De acordo com uma regra interna do BEI, 50% das necessidades dos projectos têm de ser co-financiados por terceiros (EEMM ou privados), o que dificulta as intervenções, sobretudo em épocas de crise em que escasseiam recursos aos Estados e aos investidores privados. Esta regra deveria ser suavizada, tendo em vista o actual contexto de dificuldades; porventura modulando as intervenções nacionais de acordo com o nível (montante) das dificuldades nacionais e a valia dos projectos.

[8] Para obtenção de fundos para o financiamento do Plano poderia recorrer-se à criação de euro-obrigações, mediante uma cooperação reforçada: numa reunião do Conselho Económico e Social Europeu – CESE, representantes do BEI-FEI declararam ser possível emitir euro-obrigações mediante uma cooperação reforçada (ver Parecer de iniciativa, de 23 de Fevereiro de 2012). Tal cooperação reforçada seria provavelmente adoptada, já que poderia beneficiar projectos em todos os EEMM  e ainda projectos supranacionais e estruturantes a nível europeu. A dívida emitida pelo BEI-FEI não careceria de garantia dos EEMM e seria reembolsada pelas receitas proporcionadas pelos pagamentos dos empréstimos feitos aos projectos (rentáveis, obviamente).

[9] Pensa-se na Grécia, Irlanda e Portugal, mas também em outras várias regiões de diferentes países do coração europeu. Há milhões de cidadãos insatisfeitos: desempregados, idosos, crianças, doentes, deficientes físicos, sem-abrigo. São evidentes desenvolvimentos sociais extremistas: racismo, xenofobia e afins com aflorações neonazistas. Muitos cidadãos europeus autoconvenceram-se, ou foram convencidos, que a raiz dos problemas está na União e suas políticas.

[10] O financiamento do Programa de Emergência poderia ser assegurado quase de imediato pelo programa TARGET2 (ou seja, pelos os juros pagos pelos bancos centrais devedores do Euro-sistema aos bancos centrais credores, calculados à taxa de refinanciamento principal do BCE, os quais seriam reencaminhados para o Programa). Razões: as actuais assimetrias do comércio internacional beneficiam os países credores, ocorrendo ainda fugas importantes de capitais dos países devedores para os países credores, pelo que não se vislumbram razões morais, sociais ou políticas para ainda lhes serem pagos juros. Futuramente poderiam ser encaminhados para o Programa Social outras receitas a criar, tais como uma taxa sobre as transacções financeiras ou uma taxa fiscal proporcional ao balanço das empresas.

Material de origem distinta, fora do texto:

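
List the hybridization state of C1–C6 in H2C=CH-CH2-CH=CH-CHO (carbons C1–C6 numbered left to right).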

[11] A capacidade de pagar por parte da Alemanha foi expressamente salvaguardada no acordo: os negociadores tiveram formalizadamente em conta a potencial possibilidade de pagar por parte da RFA, sem consequências inflacionistas internas, mediante receitas proporcionadas pelas exportações, tendo sido tida em atenção a capacidade produtiva prevista para futuro e a capacidade de vender produtos nos mercados internacionais, gerando excedentes (entre outros aspectos relevantes).

[12] O esquema negocial foi algo complexo: Comissão Tripartida – USA, RU  e França; um Steering Committee composto pela Comissão Tripartida mais representantes de 13 Estados credores; mais 5 representantes dos sectores público e privado; mais BIS e Alemanha.